We are all going to die. That much is certain. The question of when that will happen is unknown, but it is inevitable. So what if we had the foresight of our expiration dates on this planet being imminent, like tomorrow? Actor and filmmaker Amy Seimetz self-finances her sophomore writing-directing effort behind the lens, while reportedly cashing in her paycheck on the “Pet Sematary” remake, to make “She Dies Tomorrow,” an experimental study in existential dread that explores such a concept with an artistically surreal audacity and yet few resources. Favoring ambiguity and experimenting with narrative form, this is esoteric cinema that will fall into the “easy to admire but hard to warm to” category. For those, however, who do settle in and get on the same wavelength with what Seimetz wants to say about fear and anxiety becoming contagious, “She Dies Tomorrow” can be a beautifully strange and transfixing Rorschach test.

It’s the end of her life as recovering alcoholic Amy (Kate Lyn Sheil) knows it, and she is not feeling fine. After realizing that her boyfriend was telling the truth when there was no tomorrow for him, Amy returns the next morning to her newly purchased house, which she hasn’t finished unpacking. She calls her best friend, neurotic homebody scientist Jane (Jane Adams), and wants her to come over. Jane panics, “Don’t do anything you might regret. Go for a walk, or why don’t you try watching a movie?” “Movie’s an hour and a half,” Amy replies. When Jane knocks on Amy’s door later, she finds her sequin dress-clad friend, having fallen off the wagon, drinking lots of Pinot Grigio and using a leaf blower in the backyard. Amy seems to be having a relapse and a breakdown of some sort, until the feeling of dying tomorrow spreads to Jane. With Amy long gone, Jane has nowhere to go but, in her pajamas, to her brother Jason (Chris Messina) and his wife Susan’s (Katie Aselton) house, where she looks crazy interrupting her sister-in-law’s birthday party she originally blew off. There is no tomorrow for any of them. 
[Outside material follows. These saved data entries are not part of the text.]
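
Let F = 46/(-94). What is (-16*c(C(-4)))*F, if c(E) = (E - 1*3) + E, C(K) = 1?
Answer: -368/47 ≈ -7.8298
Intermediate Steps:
F = -23/47 (F = 46*(-1/94) = -23/47 ≈ -0.48936)
c(E) = -3 + 2*E (c(E) = (E - 3) + E = (-3 + E) + E = -3 + 2*E)
(-16*c(C(-4)))*F = -16*(-3 + 2*1)*(-23/47) = -16*(-3 + 2)*(-23/47) = -16*(-1)*(-23/47) = 16*(-23/47) = -368/47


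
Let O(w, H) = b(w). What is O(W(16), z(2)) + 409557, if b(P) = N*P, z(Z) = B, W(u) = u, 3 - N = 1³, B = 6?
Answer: 409589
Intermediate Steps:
N = 2 (N = 3 - 1*1³ = 3 - 1*1 = 3 - 1 = 2)
z(Z) = 6
b(P) = 2*P
O(w, H) = 2*w
O(W(16), z(2)) + 409557 = 2*16 + 409557 = 32 + 409557 = 409589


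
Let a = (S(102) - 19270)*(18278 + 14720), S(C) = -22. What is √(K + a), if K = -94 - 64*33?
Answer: I*√636599622 ≈ 25231.0*I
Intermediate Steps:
K = -2206 (K = -94 - 2112 = -2206)
a = -636597416 (a = (-22 - 19270)*(18278 + 14720) = -19292*32998 = -636597416)
√(K + a) = √(-2206 - 636597416) = √(-636599622) = I*√636599622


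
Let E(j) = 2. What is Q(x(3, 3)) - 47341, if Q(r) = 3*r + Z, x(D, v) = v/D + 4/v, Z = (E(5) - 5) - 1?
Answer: -47338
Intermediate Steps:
Z = -4 (Z = (2 - 5) - 1 = -3 - 1 = -4)
x(D, v) = 4/v + v/D
Q(r) = -4 + 3*r (Q(r) = 3*r - 4 = -4 + 3*r)
Q(x(3, 3)) - 47341 = (-4 + 3*(4/3 + 3/3)) - 47341 = (-4 + 3*(4*(⅓) + 3*(⅓))) - 47341 = (-4 + 3*(4/3 + 1)) - 47341 = (-4 + 3*(7/3)) - 47341 = (-4 + 7) - 47341 = 3 - 47341 = -47338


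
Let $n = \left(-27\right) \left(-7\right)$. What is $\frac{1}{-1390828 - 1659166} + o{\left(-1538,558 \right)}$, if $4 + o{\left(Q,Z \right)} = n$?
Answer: $\frac{564248889}{3049994} \approx 185.0$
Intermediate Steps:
$n = 189$
$o{\left(Q,Z \right)} = 185$ ($o{\left(Q,Z \right)} = -4 + 189 = 185$)
$\frac{1}{-1390828 - 1659166} + o{\left(-1538,558 \right)} = \frac{1}{-1390828 - 1659166} + 185 = \frac{1}{-3049994} + 185 = - \frac{1}{3049994} + 185 = \frac{564248889}{3049994}$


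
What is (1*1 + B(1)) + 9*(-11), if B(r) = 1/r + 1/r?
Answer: -96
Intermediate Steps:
B(r) = 2/r (B(r) = 1/r + 1/r = 2/r)
(1*1 + B(1)) + 9*(-11) = (1*1 + 2/1) + 9*(-11) = (1 + 2*1) - 99 = (1 + 2) - 99 = 3 - 99 = -96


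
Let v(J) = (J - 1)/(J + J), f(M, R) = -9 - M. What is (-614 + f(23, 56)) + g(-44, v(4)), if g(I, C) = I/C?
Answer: -2290/3 ≈ -763.33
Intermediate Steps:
v(J) = (-1 + J)/(2*J) (v(J) = (-1 + J)/((2*J)) = (-1 + J)*(1/(2*J)) = (-1 + J)/(2*J))
(-614 + f(23, 56)) + g(-44, v(4)) = (-614 + (-9 - 1*23)) - 44*8/(-1 + 4) = (-614 + (-9 - 23)) - 44/((½)*(¼)*3) = (-614 - 32) - 44/3/8 = -646 - 44*8/3 = -646 - 352/3 = -2290/3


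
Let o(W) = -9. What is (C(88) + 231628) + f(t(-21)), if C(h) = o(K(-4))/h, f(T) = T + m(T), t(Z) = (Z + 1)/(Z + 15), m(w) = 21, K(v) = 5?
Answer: 61156189/264 ≈ 2.3165e+5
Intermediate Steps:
t(Z) = (1 + Z)/(15 + Z)
f(T) = 21 + T (f(T) = T + 21 = 21 + T)
C(h) = -9/h
(C(88) + 231628) + f(t(-21)) = (-9/88 + 231628) + (21 + (1 - 21)/(15 - 21)) = (-9*1/88 + 231628) + (21 - 20/(-6)) = (-9/88 + 231628) + (21 - ⅙*(-20)) = 20383255/88 + (21 + 10/3) = 20383255/88 + 73/3 = 61156189/264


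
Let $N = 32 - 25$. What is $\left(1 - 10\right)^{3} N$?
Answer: $-5103$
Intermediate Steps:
$N = 7$
$\left(1 - 10\right)^{3} N = \left(1 - 10\right)^{3} \cdot 7 = \left(-9\right)^{3} \cdot 7 = \left(-729\right) 7 = -5103$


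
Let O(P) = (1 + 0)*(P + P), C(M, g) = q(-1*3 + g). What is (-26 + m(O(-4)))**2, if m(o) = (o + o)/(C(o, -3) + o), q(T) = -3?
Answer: 72900/121 ≈ 602.48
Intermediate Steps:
C(M, g) = -3
O(P) = 2*P (O(P) = 1*(2*P) = 2*P)
m(o) = 2*o/(-3 + o) (m(o) = (o + o)/(-3 + o) = (2*o)/(-3 + o) = 2*o/(-3 + o))
(-26 + m(O(-4)))**2 = (-26 + 2*(2*(-4))/(-3 + 2*(-4)))**2 = (-26 + 2*(-8)/(-3 - 8))**2 = (-26 + 2*(-8)/(-11))**2 = (-26 + 2*(-8)*(-1/11))**2 = (-26 + 16/11)**2 = (-270/11)**2 = 72900/121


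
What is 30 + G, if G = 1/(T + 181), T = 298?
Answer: 14371/479 ≈ 30.002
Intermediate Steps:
G = 1/479 (G = 1/(298 + 181) = 1/479 ≈ 0.0020877)
30 + G = 30 + 1/479 = 14371/479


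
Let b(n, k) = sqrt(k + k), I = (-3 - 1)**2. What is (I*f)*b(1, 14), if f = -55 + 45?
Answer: -320*sqrt(7) ≈ -846.64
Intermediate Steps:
I = 16 (I = (-4)**2 = 16)
f = -10
b(n, k) = sqrt(2)*sqrt(k) (b(n, k) = sqrt(2*k) = sqrt(2)*sqrt(k))
(I*f)*b(1, 14) = (16*(-10))*(sqrt(2)*sqrt(14)) = -320*sqrt(7)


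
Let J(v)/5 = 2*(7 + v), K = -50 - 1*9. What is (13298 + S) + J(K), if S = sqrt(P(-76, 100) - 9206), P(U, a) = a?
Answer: 12778 + I*sqrt(9106) ≈ 12778.0 + 95.425*I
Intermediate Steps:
K = -59 (K = -50 - 9 = -59)
J(v) = 70 + 10*v (J(v) = 5*(2*(7 + v)) = 5*(14 + 2*v) = 70 + 10*v)
S = I*sqrt(9106) (S = sqrt(100 - 9206) = sqrt(-9106) = I*sqrt(9106) ≈ 95.425*I)
(13298 + S) + J(K) = (13298 + I*sqrt(9106)) + (70 + 10*(-59)) = (13298 + I*sqrt(9106)) + (70 - 590) = (13298 + I*sqrt(9106)) - 520 = 12778 + I*sqrt(9106)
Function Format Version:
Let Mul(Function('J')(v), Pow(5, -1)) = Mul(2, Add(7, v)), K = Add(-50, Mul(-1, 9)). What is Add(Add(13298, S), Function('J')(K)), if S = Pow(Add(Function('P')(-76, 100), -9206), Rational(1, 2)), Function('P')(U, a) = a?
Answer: Add(12778, Mul(I, Pow(9106, Rational(1, 2)))) ≈ Add(12778., Mul(95.425, I))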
A minimalist cinematic death rattle, “She Dies Tomorrow” is not about how Amy and everyone else will die, but how they feel about knowing they will die and the ongoing infection of that thought. While all of them experience red and blue strobes (a hypnotic visual indicator), some of them want to be alone, repeatedly playing Mozart on a turntable, and others do not. Many enter primitive states, whether it’s humming a song their mother used to sing or hearing their late mother’s voice. Jane may engage in some end-of-the-world sex with her doctor (Josh Lucas), until that just doesn’t happen. Writer-director Amy Seimetz also brings a dark sense of humor in Lynchian fashion. For example, Amy does some online shopping, morbidly searching cremation urns, and tells Jane she wants to be useful in death, wishing to be made into a leather jacket. If that’s not funny to some, a later scene involves Jane’s neurosis when she walks in on her sister-in-law insisting she and her friends, Brian (Tunde Adebimpe) and Tilly (Jennifer Kim), talk about dolphin sex.

Led by Kate Lyn Sheil’s strikingly raw performance, the cast—all of them in the director’s indie filmmaking circuit, as well as a surprise cameo by Michelle Rodriguez—brings total belief to this story. Though it is pretty straightforward without being plot-concentrated, “She Dies Tomorrow” is more about an amorphous, premonitory feeling and mood than a clear-cut narrative. There is a transmissible feeling in the air, not unlike the chain-letter contagion that allows sexually active people to see murderous apparitions like in “It Follows” or, like in “The Ring,” the videotape that kills you in seven days if you watch it. If this mood piece were released any other year, it might play differently. In 2020, “She Dies Tomorrow” incidentally ends up feeling rather timely and low-key distressing for this particular moment.